"Ah! we can do nothing like that in this country," said Fleda, shaking her head; "our winters are unmanageable."
She was silent a minute, turning over the leaves of her book in an abstracted manner.
"You have struck out upon a grave path of reflection," said Mr. Carleton, gently, "and left me bewildered among the roses."
"I was thinking," said Fleda, looking up and laughing, "I was moralizing to myself upon the curious equalization of happiness in the world; I just sheered off from a feeling of envy, and comfortably reflected that one measures happiness by what one knows not by what one does not know; and so, that in all probability I have had near as much enjoyment in the little number of plants that I have brought up and cherished, and know intimately, as you, Sir, in your superb walk through fairy-land."
"Do you suppose," said he, laughing, "that I leave the whole care of fairy-land to my gardener? No, you are mistaken; when the roses are to act as my correctors, I find I must become theirs. I seldom go among them without a pruning knife, and never without wishing for one. And you are certainly right so far that the plants on which I bestow most pains give me the most pleasure. There are some that no hand but mine ever touches, and those are by far the best loved of my eye."

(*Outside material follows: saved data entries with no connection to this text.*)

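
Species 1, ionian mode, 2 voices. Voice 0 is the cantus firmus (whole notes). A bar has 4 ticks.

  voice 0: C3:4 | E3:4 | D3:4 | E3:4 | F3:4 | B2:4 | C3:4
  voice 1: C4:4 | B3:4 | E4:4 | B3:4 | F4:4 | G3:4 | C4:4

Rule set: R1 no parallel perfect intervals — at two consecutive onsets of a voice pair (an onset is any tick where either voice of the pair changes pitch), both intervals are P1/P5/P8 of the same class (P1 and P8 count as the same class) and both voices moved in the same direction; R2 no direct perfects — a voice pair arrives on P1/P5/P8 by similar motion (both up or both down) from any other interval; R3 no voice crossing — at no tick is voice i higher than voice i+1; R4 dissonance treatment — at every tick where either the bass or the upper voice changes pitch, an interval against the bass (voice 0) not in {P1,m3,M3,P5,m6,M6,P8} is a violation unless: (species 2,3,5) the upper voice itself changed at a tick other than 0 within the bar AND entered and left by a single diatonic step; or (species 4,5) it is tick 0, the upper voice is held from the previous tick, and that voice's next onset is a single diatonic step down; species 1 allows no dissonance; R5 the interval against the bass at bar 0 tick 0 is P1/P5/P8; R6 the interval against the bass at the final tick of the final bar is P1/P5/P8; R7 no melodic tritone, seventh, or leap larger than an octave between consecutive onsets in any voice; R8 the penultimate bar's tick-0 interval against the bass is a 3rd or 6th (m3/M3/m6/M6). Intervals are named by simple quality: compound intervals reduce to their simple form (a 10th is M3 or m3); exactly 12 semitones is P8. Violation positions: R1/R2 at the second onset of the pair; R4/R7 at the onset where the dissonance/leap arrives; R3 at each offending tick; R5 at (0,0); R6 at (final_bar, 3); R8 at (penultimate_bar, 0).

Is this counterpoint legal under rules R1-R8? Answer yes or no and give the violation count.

No (6 violations)

bar 0: v0=C3 v1=C4 (P8)
bar 1: v0=E3 v1=B3 (P5)
bar 2: v0=D3 v1=E4 (M2)
bar 3: v0=E3 v1=B3 (P5)
bar 4: v0=F3 v1=F4 (P8)
bar 5: v0=B2 v1=G3 (m6)
bar 6: v0=C3 v1=C4 (P8)
  R4 @ bar2.0: D3/E4 M2 untreated
  R2 @ bar4.0: E3/B3 P5 -> F3/F4 P8 similar
  R7 @ bar4.0: B3->F4 leap 6st
  R7 @ bar5.0: F3->B2 leap 6st
  R7 @ bar5.0: F4->G3 leap 10st
  R2 @ bar6.0: B2/G3 m6 -> C3/C4 P8 similar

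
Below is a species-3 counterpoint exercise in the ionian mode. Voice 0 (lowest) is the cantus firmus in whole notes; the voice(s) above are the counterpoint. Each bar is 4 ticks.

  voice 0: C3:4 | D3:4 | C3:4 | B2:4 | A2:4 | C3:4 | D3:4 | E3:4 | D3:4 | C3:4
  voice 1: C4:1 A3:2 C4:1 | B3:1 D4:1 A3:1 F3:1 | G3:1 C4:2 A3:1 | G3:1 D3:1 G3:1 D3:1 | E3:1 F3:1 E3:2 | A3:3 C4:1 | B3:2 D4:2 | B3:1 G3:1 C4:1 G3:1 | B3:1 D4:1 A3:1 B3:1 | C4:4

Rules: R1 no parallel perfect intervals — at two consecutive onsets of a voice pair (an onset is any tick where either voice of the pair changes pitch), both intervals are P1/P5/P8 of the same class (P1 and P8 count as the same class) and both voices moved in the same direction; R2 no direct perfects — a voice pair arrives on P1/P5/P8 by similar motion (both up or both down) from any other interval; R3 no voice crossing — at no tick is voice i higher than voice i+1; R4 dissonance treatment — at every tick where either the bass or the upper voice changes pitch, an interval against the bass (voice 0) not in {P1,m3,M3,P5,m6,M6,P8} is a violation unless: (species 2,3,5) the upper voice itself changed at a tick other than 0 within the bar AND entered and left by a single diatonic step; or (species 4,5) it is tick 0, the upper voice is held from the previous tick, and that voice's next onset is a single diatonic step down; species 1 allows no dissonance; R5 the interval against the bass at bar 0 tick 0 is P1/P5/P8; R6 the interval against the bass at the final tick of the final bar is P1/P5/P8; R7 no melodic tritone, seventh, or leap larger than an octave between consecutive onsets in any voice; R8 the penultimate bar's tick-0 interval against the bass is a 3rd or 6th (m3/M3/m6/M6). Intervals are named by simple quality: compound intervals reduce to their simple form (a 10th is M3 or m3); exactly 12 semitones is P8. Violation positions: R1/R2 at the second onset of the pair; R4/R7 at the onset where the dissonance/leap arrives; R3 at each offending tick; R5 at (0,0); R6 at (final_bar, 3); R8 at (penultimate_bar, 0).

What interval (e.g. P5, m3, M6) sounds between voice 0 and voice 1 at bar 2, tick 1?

P8

voice 0=C3 voice 1=C4 -> P8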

A discussion followed partly natural, partly moral on the manner of pruning various roses, and on the curious connection between care and complacency, and the philosophy of the same.
"The rules of the library are to shut up at sundown, Sir," said one the bookmen, who had come into the room.
"Sundown!" exclaimed Fleda, jumping up; "is my uncle not here,
Mr. Frost?"
"He has been gone half an hour, Ma'am."
"And I was to have gone home with him; I have forgotten myself."